Buy the selected items together This item: Unimpeded inflows of capital can lead to inflation and outflows to recession. Please be civil and avoid name-calling and ad hominem remarks.

Eichengreen here traces a history of money from the mids to today. Please provide more details about your request. A monetary regime that requires international cooperation for it to be viable will not survive.

Globalizing Capital: A History of the International Monetary System by Barry Eichengreen

For instance, the IMF does not seem to have made a big difference in coordinating currency stability, but the US was able to achieve it in Europe through large and sustained loans. For instance, there was little appreciation that raising domestic interest rates would dampen business investment, leading to a rise in unemployment. Eichengreen asserts that the gold standard persisted because those who did benefit from it – those who could engage in international trade and investment – would keep it, and those who were against it couldn’t do anything about it.

The author demonstrates that the pre World War I gold standard with its currencies pegged to gold was a historically specific institution. In globalizak case, Eichengreen’s analysis is far more detailed than my sketch, and he lays his arguments out very convincingly. The Bretton Woods era began with officially sanctioned capital controls. No trivia or quizzes yet.


What could a country do to prevent this? Fixed exchange rates and unfettered capital mobility, after all, characterized the gold-standard regime. Get unlimited access to PS premium content, including in-depth commentaries, book reviews, exclusive interviews, On Point, the Big Picture, the PS Archive, and our annual year-ahead magazine.

Globalizing Capital: A History of the International Monetary System

The book includes a helpful glossary of economic terms and the target audience feels to be undergraduate economics majors. He made a mistake in calculating the prices of silver and gold and their ratios in currency, driving silver out of circulation and thus leaving England with a gold-backed currency. By the mid-1 Eichengreen here traces a history of money from the mids to today. Its central bank stood ready to take action to ward off any financial threats to the gold standard.
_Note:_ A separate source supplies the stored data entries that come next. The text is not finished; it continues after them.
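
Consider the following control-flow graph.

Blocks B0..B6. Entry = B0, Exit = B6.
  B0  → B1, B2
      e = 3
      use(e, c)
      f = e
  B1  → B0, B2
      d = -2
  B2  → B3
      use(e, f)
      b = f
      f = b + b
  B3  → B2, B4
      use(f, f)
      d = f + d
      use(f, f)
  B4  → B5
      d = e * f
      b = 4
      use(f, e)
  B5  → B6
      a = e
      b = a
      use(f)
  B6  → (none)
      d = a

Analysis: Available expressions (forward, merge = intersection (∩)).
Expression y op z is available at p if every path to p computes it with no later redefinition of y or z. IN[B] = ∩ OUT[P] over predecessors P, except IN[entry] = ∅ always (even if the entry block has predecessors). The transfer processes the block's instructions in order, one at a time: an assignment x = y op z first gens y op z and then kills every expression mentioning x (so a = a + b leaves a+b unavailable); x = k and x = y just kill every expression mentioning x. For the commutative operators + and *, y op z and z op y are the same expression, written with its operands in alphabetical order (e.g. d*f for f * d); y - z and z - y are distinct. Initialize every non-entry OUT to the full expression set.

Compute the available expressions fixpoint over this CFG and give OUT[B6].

Per-block solution:
  B0:   IN={}   OUT={}
  B1:   IN={}   OUT={}
  B2:   IN={}   OUT={b+b}
  B3:   IN={b+b}   OUT={b+b}
  B4:   IN={b+b}   OUT={e*f}
  B5:   IN={e*f}   OUT={e*f}
  B6:   IN={e*f}   OUT={e*f}

Merge at B6: IN[B6] = OUT[B5] = {e*f}
Applying B6's transfer function to that IN value gives OUT[B6] (row B6 above).

Answer: {e*f}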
One of the problems with the narrative rather than mechanistic approach is that it often isn’t clear how much an event is due to fundamental economic circumstances and how much it can be attributed to human caprice. This book is not that, unfortunately.

It’s ingenious and intellectually appealing, but unfortunately it didn’t explain what happened. The implication seems undeniable: I had been hoping for a tight and sharp history, particularly an explanation of the workings of the gold standard, something like an extended profile in “The Economist” magazine.